Quote:
Originally Posted by
Yoxxy 
I would agree with everything in this statement.
I went form the RS35 to the RS66. Big difference in terms of brightness and clarity. Whereas the RS35 looked great being fed great sources, the RS66 seems to make everything look great. I also switched to high lamp mode at 300 hours on a 120 inch stewart 16:9. I now have a brighter image and the iris mainly closed on the 66.
The presets seem to be a bit more accurate and I also picked up the auto calibration function. Highly recommended.
In the UK the price differential between the RS56 and RS66 is 3000 UK pounds. That is over 4500 USD! These two projectors are identical other than the contrast ratio. The contrast ratio of the 56 is 90k:1 and for the 66 it is 130k:1. That is a bit under a 50% improvement in contrast between the two which sounds considerable. I have the RS56/X70 and it seems to be outperforming its spec...not to RS66 levels, but about half way between an RS56 and 66 official specs (according to my Sekonic light meter). I got lucky there.

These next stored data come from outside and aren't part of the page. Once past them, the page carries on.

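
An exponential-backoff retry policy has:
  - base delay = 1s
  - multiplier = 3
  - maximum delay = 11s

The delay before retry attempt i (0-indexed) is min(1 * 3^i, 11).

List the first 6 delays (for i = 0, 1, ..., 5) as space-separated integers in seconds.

Computing each delay:
  i=0: min(1*3^0, 11) = 1
  i=1: min(1*3^1, 11) = 3
  i=2: min(1*3^2, 11) = 9
  i=3: min(1*3^3, 11) = 11
  i=4: min(1*3^4, 11) = 11
  i=5: min(1*3^5, 11) = 11

Answer: 1 3 9 11 11 11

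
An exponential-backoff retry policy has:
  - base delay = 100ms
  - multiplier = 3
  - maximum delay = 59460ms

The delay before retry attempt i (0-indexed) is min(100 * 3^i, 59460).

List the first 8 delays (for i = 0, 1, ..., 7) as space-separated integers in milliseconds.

Answer: 100 300 900 2700 8100 24300 59460 59460

Derivation:
Computing each delay:
  i=0: min(100*3^0, 59460) = 100
  i=1: min(100*3^1, 59460) = 300
  i=2: min(100*3^2, 59460) = 900
  i=3: min(100*3^3, 59460) = 2700
  i=4: min(100*3^4, 59460) = 8100
  i=5: min(100*3^5, 59460) = 24300
  i=6: min(100*3^6, 59460) = 59460
  i=7: min(100*3^7, 59460) = 59460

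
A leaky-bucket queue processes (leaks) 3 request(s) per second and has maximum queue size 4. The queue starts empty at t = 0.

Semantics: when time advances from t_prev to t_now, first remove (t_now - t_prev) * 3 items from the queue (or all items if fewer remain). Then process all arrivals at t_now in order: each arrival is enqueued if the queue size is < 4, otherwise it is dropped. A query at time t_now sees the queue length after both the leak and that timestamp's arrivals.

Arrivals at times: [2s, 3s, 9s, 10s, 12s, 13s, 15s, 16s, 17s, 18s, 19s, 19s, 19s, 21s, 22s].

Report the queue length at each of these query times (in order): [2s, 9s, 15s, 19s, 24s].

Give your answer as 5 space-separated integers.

Queue lengths at query times:
  query t=2s: backlog = 1
  query t=9s: backlog = 1
  query t=15s: backlog = 1
  query t=19s: backlog = 3
  query t=24s: backlog = 0

Answer: 1 1 1 3 0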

I doubt anyone has been able to do this, but if anyone has side by side compared a 56 and 66 I would love to hear about it. Although the contrast ratio is better, it is the law of diminishing returns. You will see more of a visual improvement going from 30k:1 to 45k:1 than from 90 to 130
You mentioned the auto-calibration capability. Have you actually tried it? I played around with it and it scared the hell out of me to be honest. The instructions keep warning you that it over-writes something inside the projector and you better keep the back-up file the software creates otherwise you can never get the projector back to factory defaults. I honestly don't understand what the scaremongering is about. Yes you can over-write the internal presets with this software it seems. But we know that the projectors are NOT hand calibrated at the factory. They are built within ever increasing tightening of the tolerances as you move up the range. So what is there that you can over-write and never get back? Surely if they are all the same you should be able to get a re-initialization data file from a download site. Unfortunately this clever bit of software seems to have had so little use outside of Japan, that nobody seems to know what its doing behind the scenes.
Anyway I played with the software, saw that it does cover gamma, greyscale AND CMS. Saw that you could over-write the initial presets. Saw you could create your own colourspace definitions. Tried a couple of calibrations...got nervous and then uploaded the factory init file that the software created the first time I did a calibration. By the way, this software is primarily aimed to defining presets, and not performing an end to end calibration. The software wants you to have the meter facing the projector and NOT the screen material.